Oh! There was a typo. It should be $ f(x)f(y)=f(xy)+f \left( \frac{x}{y} \right)$. Sorry for the trouble...
BG Yoda
10.02.2009 01:04
Trivial. 1. $ f(x)f(y)=f(xy)+f\left(\frac{x}{y}\right)=f(xy)+f\left(\frac{y}{x}\right)$ $ \Rightarrow f\left(\frac{x}{y}\right)=f\left(\frac{y}{x}\right)$. 2. $ x=y=1$ gives $ f(1)=2$ or $ f(1)=0$. But if $ f(1)=0$, we get $ f(x)=0$, which doesn't give us a solution. $ x=y$ gives $ f^2(x)=f(x^2)+2$. $ \Rightarrow |f(x)|>\sqrt{2}$, which give us $ |f(x)|>\sqrt{2+\sqrt{2+...+\sqrt{2}}}$. $ \Rightarrow |f(x)|\ge 2$. 3. $ f(x^2)+f(y^2)=f(xy)f\left(\frac{x}{y}\right)$, since $ x^2=xy\frac{x}{y}$ and $ y^2=\frac{xy}{\frac{x}{y}}$. $ f^2(x)+f^2(y)-4=f(xy)f\left(\frac{x}{y}\right)=f(xy)\left(f(x)f(y)-f(xy)\right)$. $ \Leftrightarrow f^2(x)+f^2(y)+f^2(xy)-f(x)f(y)f(xy)=4$. There is a lemma which tells us that if $ x^2+y^2+z^2-xyz=4$, then there exist $ a,b,c$ such that $ x=a+\frac{1}{a}$ and so on.

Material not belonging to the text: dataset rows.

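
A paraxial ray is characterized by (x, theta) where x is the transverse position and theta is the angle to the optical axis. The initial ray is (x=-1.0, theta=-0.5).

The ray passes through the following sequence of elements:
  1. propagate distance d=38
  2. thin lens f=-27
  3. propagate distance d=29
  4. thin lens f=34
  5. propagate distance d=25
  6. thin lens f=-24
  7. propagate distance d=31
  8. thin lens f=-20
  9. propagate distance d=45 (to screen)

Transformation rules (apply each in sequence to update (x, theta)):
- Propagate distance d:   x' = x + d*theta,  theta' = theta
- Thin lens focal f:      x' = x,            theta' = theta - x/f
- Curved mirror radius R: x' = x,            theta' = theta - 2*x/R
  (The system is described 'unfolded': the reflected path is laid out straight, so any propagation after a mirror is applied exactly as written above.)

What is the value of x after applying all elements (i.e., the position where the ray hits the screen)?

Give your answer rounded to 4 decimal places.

Initial: x=-1.0000 theta=-0.5000
After 1 (propagate distance d=38): x=-20.0000 theta=-0.5000
After 2 (thin lens f=-27): x=-20.0000 theta=-67/54 (≈-1.2407)
After 3 (propagate distance d=29): x=-3023/54 (≈-55.9815) theta=-67/54 (≈-1.2407)
After 4 (thin lens f=34): x=-3023/54 (≈-55.9815) theta=745/1836 (≈0.4058)
After 5 (propagate distance d=25): x=-84157/1836 (≈-45.8371) theta=745/1836 (≈0.4058)
After 6 (thin lens f=-24): x=-84157/1836 (≈-45.8371) theta=-66277/44064 (≈-1.5041)
After 7 (propagate distance d=31): x=-4074355/44064 (≈-92.4645) theta=-66277/44064 (≈-1.5041)
After 8 (thin lens f=-20): x=-4074355/44064 (≈-92.4645) theta=-359993/58752 (≈-6.1273)
After 9 (propagate distance d=45 (to screen)): x=-64896475/176256 (≈-368.1944) theta=-359993/58752 (≈-6.1273)
Rounded to 4 decimal places: x = -368.1944

Answer: -368.1944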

Therefore + the fact $ |f(x)|\ge 2$ for every real $ x$, we get the following - $ f(x)=g(x)+\frac{1}{g(x)}$ for some function $ g$. 4. From $ f^2(x)=f(x^2)+2$ we get $ g(x^2)=g^2(x)$ or $ g(x^2)g^2(x)=1$ - which gives us nothing. $ \Rightarrow g^2(x)=g(x^2)$. bla-bla $ \Rightarrow g(x)=x^c$. and we just have to find $ c$ depending on $ a$ and $ b$.
bambaman
10.02.2009 02:35
BG Yoda wrote: $ x = y$ gives $ f^2(x) = f(x^2) + 2$. $ \Rightarrow |f(x)| > \sqrt {2}$ I might be missing something trivial, but how did you conclude this? We don't know that sign of $ f$.
BG Yoda
10.02.2009 16:03
Use both of the conditions. By the way, only from $ f(x) = f\left(\frac {1}{x}\right)$ and $ f(x) = af\left(\frac {x}{2}\right) + \frac {b}{2}x$, we can conclude that $ a = \frac {1}{2}$, which I didn't find yesterday so directly. $ f\left(\frac {2}{x}\right) = a.f\left(\frac {1}{x}\right) + \frac {b}{x} = a.f(x) + \frac {b}{x} = f\left(\frac {x}{2}\right) = \frac {f(x) - \frac {b}{2}x}{a}$ $ \Rightarrow f(x) = \frac { - b}{a - \frac {1}{a}}\left(\frac {x}{2a} + \frac {1}{x}\right)$ But since $ \frac { - b}{a - \frac {1}{a}}\left(\frac {x}{2a} + \frac {1}{x}\right) = \frac { - b}{a - \frac {1}{a}}\left(\frac {1}{2ax} + x\right)$ $ \Leftrightarrow f(x) = f\left(\frac {1}{x}\right)$, we find $ a = \frac {1}{2}$.